2. Distinct personality—“The Word was with God” (v. 1).
3. Essential Deity—“The Word was God” (v. 1).
4. Eternal personality—“In the beginning with God” (v. 2).
5. Creatorial originality—“All made by Him” (v. 3).
6. Essential vitality—“In Him was life” (v. 4). And relatively He assumes—
7. Perfect Manhood.
Where can we find anything in the temple or communication from the temple that could give that revelation of God, or that could speak with that authority? How infinitely greater He was than the temple!
APPROACH. It was only at the temple that man could approach God and God could approach man, but this latter was only for one man on one day in the year, for the “way into the holiest was not yet made manifest.” Only a special class could approach to God, and not without blood.

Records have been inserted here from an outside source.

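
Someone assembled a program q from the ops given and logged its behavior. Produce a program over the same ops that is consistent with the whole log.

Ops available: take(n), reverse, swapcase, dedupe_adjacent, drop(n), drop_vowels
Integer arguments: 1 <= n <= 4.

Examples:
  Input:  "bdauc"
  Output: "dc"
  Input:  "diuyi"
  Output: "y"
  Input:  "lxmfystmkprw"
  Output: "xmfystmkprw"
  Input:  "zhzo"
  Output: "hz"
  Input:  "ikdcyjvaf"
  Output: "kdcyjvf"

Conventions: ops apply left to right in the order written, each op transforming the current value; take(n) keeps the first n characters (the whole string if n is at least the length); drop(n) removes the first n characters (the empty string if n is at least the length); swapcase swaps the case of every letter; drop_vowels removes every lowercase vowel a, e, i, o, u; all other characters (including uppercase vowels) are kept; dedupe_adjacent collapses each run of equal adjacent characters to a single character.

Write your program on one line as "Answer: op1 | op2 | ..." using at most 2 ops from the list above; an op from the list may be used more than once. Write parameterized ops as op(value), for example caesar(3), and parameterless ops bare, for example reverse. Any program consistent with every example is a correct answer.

drop(1) | drop_vowels

Check, running the answer program on each example:
  "bdauc" -> "dauc" -> "dc"
  "diuyi" -> "iuyi" -> "y"
  "lxmfystmkprw" -> "xmfystmkprw" -> "xmfystmkprw"
  "zhzo" -> "hzo" -> "hz"
  "ikdcyjvaf" -> "kdcyjvaf" -> "kdcyjvf"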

Holiness barred the way into the presence of God, but approach was made possible by the blood of the sacrifice. Those sacrifices could not put the sin away, but they pointed to a sacrifice that could put sin away; and Christ has once suffered for sins, the Just for the unjust, to bring us to God. In those times of twilight and shadows God was behind the veil, but now we read in Romans that God has set forth Christ—a propitiation, a mercy seat, through faith in His blood. Now God can come forth to man, not as Judge, but as a pardoning God, so that not only can man approach God, but God can approach man in blessing and not in judgment. Here again, then, we have the Lord Jesus shining in transcendent pre-eminence over the temple. The temple of old had a veil in it that shut man out from His presence. Now in Christ and by virtue of the finished work of Calvary God has come out in the character of a Saviour. Thus a greater than the temple has given us what the temple of old could never give us—liberty of approach to God. All this lays a divine emphasis on the atoning work of Christ. Ignore that and attempt to stand before God in your own merit, and inevitable judgment must overwhelm you. By virtue of that precious blood and a new-made way into the presence of God by the blood of Christ, we are now bidden to draw near to God, and even into the very holiest of all. How infinitely greater than the temple is He!